O custo da inação: por que ignorar as emissões de carbono é um risco para o seu negócio
Sustentabilidade deixou de ser um elemento de posicionamento. Hoje, a gestão de emissões de gases de efeito estufa está diretamente ligada à saúde financeira e à segurança jurídica das empresas. Na prática, não acompanhar esse tema já não é neutro. É uma decisão que expõe o negócio a riscos concretos, com impacto no curto e no longo prazo.
A seguir, os principais pontos de atenção.
.

.
Pressão regulatória e novas exigências
O ambiente regulatório está evoluindo rapidamente, com regras mais rígidas e maior exigência de transparência.
Um exemplo relevante é o Carbon Border Adjustment Mechanism – CBAM, mecanismo da União Europeia que aplica taxas sobre produtos importados com alta pegada de carbono. Para empresas exportadoras, ou que fazem parte dessa cadeia, isso pode afetar diretamente a competitividade.
Outro avanço importante vem das normas IFRS S1 e IFRS S2, que integram riscos climáticos aos relatórios financeiros. Na prática, sustentabilidade passa a ser mensurável, auditável e relevante para investidores.
No Brasil, a tendência é semelhante. A estruturação de um mercado regulado de carbono deve ampliar a cobrança sobre emissões, com possíveis impactos em custos e operação para quem não estiver preparado.
.
.
A pressão não vem apenas da regulação. O mercado já está ajustando seus critérios.
Instituições financeiras incorporam fatores ESG na análise de risco. Empresas com gestão ambiental estruturada tendem a acessar melhores condições de crédito, enquanto negócios expostos a riscos climáticos enfrentam mais restrições.
O mesmo movimento ocorre nas cadeias globais. Grandes empresas estão revisando fornecedores e priorizando parceiros que consigam reportar e reduzir suas emissões. Quem não acompanha esse padrão passa a perder espaço.
Há ainda o impacto reputacional.
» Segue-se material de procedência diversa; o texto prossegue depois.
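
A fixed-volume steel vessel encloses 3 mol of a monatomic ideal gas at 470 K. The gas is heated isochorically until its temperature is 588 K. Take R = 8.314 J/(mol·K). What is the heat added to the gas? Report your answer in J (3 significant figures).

Q ≈ 4410 J

Constant volume ⇒ W = 0, so Q = ΔU = nCᵥΔT with Cᵥ = 3R/2 = 12.47 J/(mol·K).
ΔU = (3)(12.47)(588 − 470) = 4415 J.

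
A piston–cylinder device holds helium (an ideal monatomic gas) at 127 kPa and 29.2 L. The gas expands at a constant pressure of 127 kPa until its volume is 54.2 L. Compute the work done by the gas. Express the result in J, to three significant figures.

Isobaric: W = P ΔV.
W = (127 kPa)(54.2 − 29.2 L) = (127)(25) = 3175 J.

W ≈ 3180 J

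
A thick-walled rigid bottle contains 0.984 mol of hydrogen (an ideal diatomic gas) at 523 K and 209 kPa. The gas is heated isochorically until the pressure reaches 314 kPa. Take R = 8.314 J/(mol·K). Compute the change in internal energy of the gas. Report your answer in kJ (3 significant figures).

Constant volume ⇒ W = 0, so Q = ΔU = nCᵥΔT with Cᵥ = 5R/2 = 20.79 J/(mol·K).
At constant V, T₂/T₁ = P₂/P₁ ⇒ ΔT = T₁(P₂/P₁ − 1) = 523·(314/209 − 1) = 262.8 K.
ΔU = (0.984)(20.79)(262.8) = 5374 J.

ΔU ≈ 5.37 kJ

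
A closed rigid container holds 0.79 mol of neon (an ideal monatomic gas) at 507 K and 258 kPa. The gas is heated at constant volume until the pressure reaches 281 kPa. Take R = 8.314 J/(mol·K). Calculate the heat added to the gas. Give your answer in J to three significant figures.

Constant volume ⇒ W = 0, so Q = ΔU = nCᵥΔT with Cᵥ = 3R/2 = 12.47 J/(mol·K).
At constant V, T₂/T₁ = P₂/P₁ ⇒ ΔT = T₁(P₂/P₁ − 1) = 507·(281/258 − 1) = 45.2 K.
ΔU = (0.79)(12.47)(45.2) = 445.3 J.

Q ≈ 445 J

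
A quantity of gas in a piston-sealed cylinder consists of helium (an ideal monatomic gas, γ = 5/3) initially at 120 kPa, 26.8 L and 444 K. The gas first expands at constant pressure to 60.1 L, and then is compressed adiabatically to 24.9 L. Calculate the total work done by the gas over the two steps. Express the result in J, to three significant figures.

Step 1 (isobaric): W = PΔV = (120 kPa)(60.1 − 26.8 L) = 3996 J.
After step 1: P = 120 kPa, V = 60.1 L, T = 995.7 K.
Step 2 (adiabatic): W = (P₁V₁ − P₂V₂)/(γ−1) = (7212 − 12977)/0.667 = -8647 J.
W_total = 3996 − 8647 = -4651 J.

W_total ≈ -4650 J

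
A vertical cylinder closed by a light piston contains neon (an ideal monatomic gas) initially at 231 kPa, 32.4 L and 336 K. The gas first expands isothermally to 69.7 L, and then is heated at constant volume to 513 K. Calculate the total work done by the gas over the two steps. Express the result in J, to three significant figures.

W_total ≈ 5730 J

Step 1 (isothermal): W = P₁V₁ ln(V₂/V₁) = (7484) ln(69.7/32.4) = 5733 J.
Step 2 (isochoric): W = 0 (constant volume).
W_total = 5733 + 0 = 5733 J.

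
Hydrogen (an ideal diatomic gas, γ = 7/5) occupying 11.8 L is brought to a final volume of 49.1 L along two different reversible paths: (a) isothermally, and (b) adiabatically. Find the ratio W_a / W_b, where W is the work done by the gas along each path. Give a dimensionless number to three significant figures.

W_a / W_b ≈ 1.31

Path (a) isothermal: W = P₁V₁ ln(V₂/V₁) → W_a/(P₁V₁) = 1.426.
Path (b) adiabatic: W = P₁V₁(1 − (V₁/V₂)^(γ−1))/(γ−1) → W_b/(P₁V₁) = 1.087.
W_a / W_b = 1.426 / 1.087 = 1.312.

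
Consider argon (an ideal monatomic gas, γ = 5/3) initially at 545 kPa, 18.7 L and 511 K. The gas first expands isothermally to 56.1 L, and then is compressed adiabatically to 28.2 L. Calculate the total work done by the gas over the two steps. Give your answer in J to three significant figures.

W_total ≈ 2300 J

Step 1 (isothermal): W = P₁V₁ ln(V₂/V₁) = (10192) ln(56.1/18.7) = 11197 J.
After step 1: P = 181.7 kPa, V = 56.1 L, T = 511 K.
Step 2 (adiabatic): W = (P₁V₁ − P₂V₂)/(γ−1) = (10192 − 16121)/0.667 = -8894 J.
W_total = 11197 − 8894 = 2303 J.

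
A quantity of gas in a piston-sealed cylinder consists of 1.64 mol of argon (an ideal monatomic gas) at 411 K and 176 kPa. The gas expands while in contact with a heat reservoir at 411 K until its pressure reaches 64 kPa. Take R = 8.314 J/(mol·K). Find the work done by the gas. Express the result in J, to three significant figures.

Isothermal process: W = nRT ln(V₂/V₁) = nRT ln(P₁/P₂).
W = (1.64)(8.314)(411) × ln(176/64)
  = 5604 × ln(2.75) = 5604 × 1.012
W_by_gas = 5669 J.

W ≈ 5670 J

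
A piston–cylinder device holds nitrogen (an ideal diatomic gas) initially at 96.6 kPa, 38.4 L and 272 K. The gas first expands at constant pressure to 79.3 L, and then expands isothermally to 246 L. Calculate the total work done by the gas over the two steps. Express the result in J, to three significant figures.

Step 1 (isobaric): W = PΔV = (96.6 kPa)(79.3 − 38.4 L) = 3951 J.
After step 1: P = 96.6 kPa, V = 79.3 L, T = 561.7 K.
Step 2 (isothermal): W = P₁V₁ ln(V₂/V₁) = (7660) ln(246/79.3) = 8672 J.
W_total = 3951 + 8672 = 12623 J.

W_total ≈ 12600 J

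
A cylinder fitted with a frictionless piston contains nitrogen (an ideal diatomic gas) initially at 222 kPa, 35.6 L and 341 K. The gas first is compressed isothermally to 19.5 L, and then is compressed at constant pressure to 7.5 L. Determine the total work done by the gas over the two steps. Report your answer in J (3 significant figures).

W_total ≈ -9620 J

Step 1 (isothermal): W = P₁V₁ ln(V₂/V₁) = (7903) ln(19.5/35.6) = -4757 J.
After step 1: P = 405.3 kPa, V = 19.5 L, T = 341 K.
Step 2 (isobaric): W = PΔV = (405.3 kPa)(7.5 − 19.5 L) = -4864 J.
W_total = -4757 − 4864 = -9621 J.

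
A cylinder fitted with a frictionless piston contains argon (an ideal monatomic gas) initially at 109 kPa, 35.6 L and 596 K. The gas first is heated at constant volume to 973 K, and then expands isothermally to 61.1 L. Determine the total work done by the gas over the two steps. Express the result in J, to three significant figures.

Step 1 (isochoric): W = 0 (constant volume).
After step 1: P = 177.9 kPa (V unchanged).
Step 2 (isothermal): W = P₁V₁ ln(V₂/V₁) = (6335) ln(61.1/35.6) = 3422 J.
W_total = 0 + 3422 = 3422 J.

W_total ≈ 3420 J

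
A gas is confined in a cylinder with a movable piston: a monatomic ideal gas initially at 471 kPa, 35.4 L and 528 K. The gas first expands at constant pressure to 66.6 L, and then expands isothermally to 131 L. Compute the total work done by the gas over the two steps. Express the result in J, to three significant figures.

Step 1 (isobaric): W = PΔV = (471 kPa)(66.6 − 35.4 L) = 14695 J.
After step 1: P = 471 kPa, V = 66.6 L, T = 993.4 K.
Step 2 (isothermal): W = P₁V₁ ln(V₂/V₁) = (31369) ln(131/66.6) = 21221 J.
W_total = 14695 + 21221 = 35916 J.

W_total ≈ 35900 J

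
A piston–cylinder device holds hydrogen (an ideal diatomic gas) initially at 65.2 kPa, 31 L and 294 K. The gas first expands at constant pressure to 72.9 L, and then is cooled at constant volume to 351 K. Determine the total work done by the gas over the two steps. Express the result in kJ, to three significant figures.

Step 1 (isobaric): W = PΔV = (65.2 kPa)(72.9 − 31 L) = 2732 J.
Step 2 (isochoric): W = 0 (constant volume).
W_total = 2732 + 0 = 2732 J.

W_total ≈ 2.73 kJ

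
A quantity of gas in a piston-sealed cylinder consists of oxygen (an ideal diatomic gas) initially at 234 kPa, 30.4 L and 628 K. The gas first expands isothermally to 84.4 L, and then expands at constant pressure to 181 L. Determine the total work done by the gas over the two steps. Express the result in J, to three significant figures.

W_total ≈ 15400 J

Step 1 (isothermal): W = P₁V₁ ln(V₂/V₁) = (7114) ln(84.4/30.4) = 7264 J.
After step 1: P = 84.28 kPa, V = 84.4 L, T = 628 K.
Step 2 (isobaric): W = PΔV = (84.28 kPa)(181 − 84.4 L) = 8142 J.
W_total = 7264 + 8142 = 15406 J.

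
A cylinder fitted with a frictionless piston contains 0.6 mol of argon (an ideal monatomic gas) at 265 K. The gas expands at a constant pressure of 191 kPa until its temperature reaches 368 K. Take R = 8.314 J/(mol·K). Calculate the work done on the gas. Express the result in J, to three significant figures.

W ≈ -514 J

Isobaric: W = P ΔV = nR ΔT.
W = (0.6)(8.314)(368 − 265) = 513.8 J.
Work on gas = −W_by = -513.8 J.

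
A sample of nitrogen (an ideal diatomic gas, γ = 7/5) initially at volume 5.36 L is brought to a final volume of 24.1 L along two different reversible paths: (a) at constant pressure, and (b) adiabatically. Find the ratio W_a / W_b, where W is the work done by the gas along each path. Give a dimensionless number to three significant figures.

W_a / W_b ≈ 3.09

Path (a) isobaric: W = P₁(V₂ − V₁) → W_a/(P₁V₁) = 3.496.
Path (b) adiabatic: W = P₁V₁(1 − (V₁/V₂)^(γ−1))/(γ−1) → W_b/(P₁V₁) = 1.13.
W_a / W_b = 3.496 / 1.13 = 3.095.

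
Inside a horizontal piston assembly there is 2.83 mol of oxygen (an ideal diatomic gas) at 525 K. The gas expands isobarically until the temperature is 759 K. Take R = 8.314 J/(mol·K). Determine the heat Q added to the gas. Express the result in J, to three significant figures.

Q ≈ 19300 J

Isobaric: W = nRΔT = (2.83)(8.314)(234) = 5506 J.
ΔU = nCᵥΔT with Cᵥ = 5R/2: ΔU = (2.83)(20.79)(234) = 13764 J.
Q = ΔU + W = 13764 + 5506 = 19270 J.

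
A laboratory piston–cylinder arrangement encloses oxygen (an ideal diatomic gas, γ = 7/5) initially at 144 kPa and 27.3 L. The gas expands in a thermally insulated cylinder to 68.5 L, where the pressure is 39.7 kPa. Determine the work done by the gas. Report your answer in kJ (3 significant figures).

W ≈ 3.03 kJ

Adiabatic: W = (P₁V₁ − P₂V₂)/(γ − 1) with γ = 7/5.
P₁V₁ = 3931 J, P₂V₂ = 2719 J.
W = (3931 − 2719) / 0.4 = 3029 J.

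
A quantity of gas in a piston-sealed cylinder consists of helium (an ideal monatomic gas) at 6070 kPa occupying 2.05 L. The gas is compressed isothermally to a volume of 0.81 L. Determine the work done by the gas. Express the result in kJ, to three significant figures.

Isothermal: W = nRT ln(V₂/V₁) = P₁V₁ ln(V₂/V₁).
P₁V₁ = (6070 kPa)(2.05 L) = 12443 J.
W = 12443 × ln(0.81/2.05) = 12443 × -0.9286
W_by_gas = -11555 J.

W ≈ -11.6 kJ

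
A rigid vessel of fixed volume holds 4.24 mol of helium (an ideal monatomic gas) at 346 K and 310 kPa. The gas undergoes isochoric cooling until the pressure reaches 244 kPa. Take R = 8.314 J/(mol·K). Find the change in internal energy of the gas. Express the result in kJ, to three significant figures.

Constant volume ⇒ W = 0, so Q = ΔU = nCᵥΔT with Cᵥ = 3R/2 = 12.47 J/(mol·K).
At constant V, T₂/T₁ = P₂/P₁ ⇒ ΔT = T₁(P₂/P₁ − 1) = 346·(244/310 − 1) = -73.66 K.
ΔU = (4.24)(12.47)(-73.66) = -3895 J.

ΔU ≈ -3.90 kJ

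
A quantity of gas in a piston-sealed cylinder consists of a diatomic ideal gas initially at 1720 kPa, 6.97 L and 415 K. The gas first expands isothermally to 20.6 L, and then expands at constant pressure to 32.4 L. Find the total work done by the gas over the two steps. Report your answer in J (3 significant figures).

W_total ≈ 19900 J

Step 1 (isothermal): W = P₁V₁ ln(V₂/V₁) = (11988) ln(20.6/6.97) = 12992 J.
After step 1: P = 582 kPa, V = 20.6 L, T = 415 K.
Step 2 (isobaric): W = PΔV = (582 kPa)(32.4 − 20.6 L) = 6867 J.
W_total = 12992 + 6867 = 19859 J.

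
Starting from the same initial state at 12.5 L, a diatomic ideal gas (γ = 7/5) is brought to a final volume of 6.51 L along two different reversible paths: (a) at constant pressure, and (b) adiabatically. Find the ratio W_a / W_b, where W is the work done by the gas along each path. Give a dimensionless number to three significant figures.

W_a / W_b ≈ 0.643

Path (a) isobaric: W = P₁(V₂ − V₁) → W_a/(P₁V₁) = -0.4792.
Path (b) adiabatic: W = P₁V₁(1 − (V₁/V₂)^(γ−1))/(γ−1) → W_b/(P₁V₁) = -0.7454.
W_a / W_b = -0.4792 / -0.7454 = 0.6429.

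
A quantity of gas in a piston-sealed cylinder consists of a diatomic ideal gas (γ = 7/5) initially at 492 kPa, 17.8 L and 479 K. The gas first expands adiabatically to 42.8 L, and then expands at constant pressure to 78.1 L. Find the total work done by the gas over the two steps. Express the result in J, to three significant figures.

W_total ≈ 11600 J

Step 1 (adiabatic): W = (P₁V₁ − P₂V₂)/(γ−1) = (8758 − 6166)/0.4 = 6480 J.
After step 1: P = 144.1 kPa, V = 42.8 L, T = 337.2 K.
Step 2 (isobaric): W = PΔV = (144.1 kPa)(78.1 − 42.8 L) = 5085 J.
W_total = 6480 + 5085 = 11565 J.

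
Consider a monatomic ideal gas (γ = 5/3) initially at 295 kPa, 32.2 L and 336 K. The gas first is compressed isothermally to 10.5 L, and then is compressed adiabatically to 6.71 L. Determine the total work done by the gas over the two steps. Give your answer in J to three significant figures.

W_total ≈ -15600 J

Step 1 (isothermal): W = P₁V₁ ln(V₂/V₁) = (9499) ln(10.5/32.2) = -10644 J.
After step 1: P = 904.7 kPa, V = 10.5 L, T = 336 K.
Step 2 (adiabatic): W = (P₁V₁ − P₂V₂)/(γ−1) = (9499 − 12803)/0.667 = -4956 J.
W_total = -10644 − 4956 = -15601 J.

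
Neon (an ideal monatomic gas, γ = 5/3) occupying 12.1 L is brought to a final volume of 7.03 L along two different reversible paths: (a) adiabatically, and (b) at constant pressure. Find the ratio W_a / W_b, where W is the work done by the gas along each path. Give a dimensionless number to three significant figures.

W_a / W_b ≈ 1.56

Path (a) adiabatic: W = P₁V₁(1 − (V₁/V₂)^(γ−1))/(γ−1) → W_a/(P₁V₁) = -0.6543.
Path (b) isobaric: W = P₁(V₂ − V₁) → W_b/(P₁V₁) = -0.419.
W_a / W_b = -0.6543 / -0.419 = 1.562.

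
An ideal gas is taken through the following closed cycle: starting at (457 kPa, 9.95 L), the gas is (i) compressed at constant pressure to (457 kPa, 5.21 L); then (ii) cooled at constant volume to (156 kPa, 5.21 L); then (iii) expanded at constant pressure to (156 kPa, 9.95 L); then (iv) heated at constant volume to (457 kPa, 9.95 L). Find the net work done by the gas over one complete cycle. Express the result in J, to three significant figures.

Constant-volume legs do no work.
W(i) = (457)(5.21 − 9.95) = -2166 J; W(iii) = (156)(9.95 − 5.21) = 739.4 J.
W_net = -2166 + 739.4 = -1427 J (the counter-clockwise enclosed area).

W_net ≈ -1430 J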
Clientes, investidores e profissionais qualificados observam cada vez mais a postura das empresas em relação ao tema. A percepção de risco ambiental pode afetar diretamente a marca.
.

.
Existe uma diferença relevante entre agir com planejamento e reagir sob pressão.
Quando a empresa se antecipa, ela consegue estruturar investimentos, testar soluções e evoluir gradualmente.
Isso inclui acesso ao mercado voluntário de carbono em condições mais favoráveis e ganho de eficiência operacional ao longo do tempo. Quando a adaptação é tardia, o cenário muda. Custos tendem a ser mais altos, prazos mais curtos e as decisões precisam ser tomadas com menos margem de erro.
.
.
Gestão de emissões como estratégia de negócio
Tratar emissões apenas como obrigação regulatória limita o potencial de ação. Empresas que integram esse tema à estratégia conseguem reduzir riscos, acessar novas oportunidades e fortalecer seu posicionamento no mercado.
A 369 Ecocredits Solutions atua nesse processo conectando empresas a soluções confiáveis de compensação e apoiando a construção de uma estratégia consistente de descarbonização.
O ponto central é simples: quanto antes esse movimento começa, maior o controle sobre custos, riscos e resultados no futuro.